According to Gutstein, the greatest single “Liza Jane” D.C story involves the 43rd United States Colored Troops Regiment. Organized in Philadelphia and comprised entirely of Black men, the regiment moved south on foot and via railroad in April 1864 to encamp for a few days in Annapolis, where some of its soldiers were overheard singing the refrain “Goodbye Liza Jane” to a group of women who had come to wish them well.

Variants of the song were used in popular culture, which adopted some “Liza Jane” songs, including “Goodbye Liza Jane,” which was published as sheet music in 1871. Some versions of “Liza Jane” were recorded from the late 1890s into the early 1900s. Another version circulated among Tin Pan Alley, a collection of music publishers and songwriters in New York City, which spurred recordings, sheet music sales, and performances. But the most important sheet music publication for “Little Liza Jane” was done by songwriter Countess Ada de Lachau in 1916. The publication led to a slate of new recordings as well as the song’s placement in a songbook given to all of the soldiers headed to World War I. The songs also appeared in films such as 1929’s Coquette and early Mickey Mouse cartoons in 1930.
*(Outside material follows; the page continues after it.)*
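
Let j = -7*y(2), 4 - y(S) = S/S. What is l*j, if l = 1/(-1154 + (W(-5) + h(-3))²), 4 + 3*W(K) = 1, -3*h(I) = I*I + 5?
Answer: 189/10097 ≈ 0.018718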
Beyond the formal publication of sheet music and features in films, Black folk tradition is also responsible for keeping “Little Liza Jane” alive. Gutstein notes, “I believe that Nina Simone learned her rendition of the song through folk tradition and not pop culture.”  

Ultimately, the Federal Writers’ Project, a subsidiary agency of the Works Progress Administration—established in 1935 under President Franklin D. Roosevelt—formally documented the songs’ history. In the late 1930s, the FWP conducted interviews for the Slave Narrative Collection, which led to nearly a dozen people sharing memories of singing “Liza Jane” songs while they were enslaved. 

“Virtually all of the women and men recalled singing these songs at dances or celebrations,” Gutstein says. “While these interviews were conducted in the South, it was the machinery of government here in Washington, D.C., that created the program, to begin with.” 

Unfortunately, there isn’t clear documentation on whether Liza Jane was an actual person. Gutstein’s six years of research found that the song chronicles a reluctant lover of courting age—roughly between 18 and 20. “Liza Jane became a sort of ubiquitous to ‘every woman’ who resisted courtship,” says Gutstein. “The singer keeps promising her things—a ring, a house, all sorts of clothes, etc.—if only she’ll say yes. But she often never says yes.” 

Gutstein’s interest in the “Liza Jane” songs began while he was DJing at Adams Morgan’s now-defunct Black Squirrel in 2017. “I would play music from this wild period in American music between the arrival of Elvis and the Beatles—I call it the Shaker era because many songs just shake you,” Gutstein says. He found himself digging for vinyl when he came across the Art Neville recording of “Little Liza Jane” from 1965. Immediately intrigued, Gutstein started looking into the song’s layered history, uncovering different variants of the song while also doing archival research; it eventually led to Poor Gal: The Cultural History of Little Liza Jane, which came out in November 2023, courtesy of University Press of Mississippi.   

Beyond Poor Gal, Gutstein is also working on a documentary about the song. The film, which is currently still in development, features Phil Wiggins, a D.C. native and National Heritage Fellow for his Piedmont blues harmonica playing, as well as DMV jazz radio host and producer Bobby Hill, and the late Faye Moskowitz, a former George Washington University professor. Using the working title Li’l Liza Jane, Gutstein hopes to release the doc in 2025 or 2026 once funding is secured.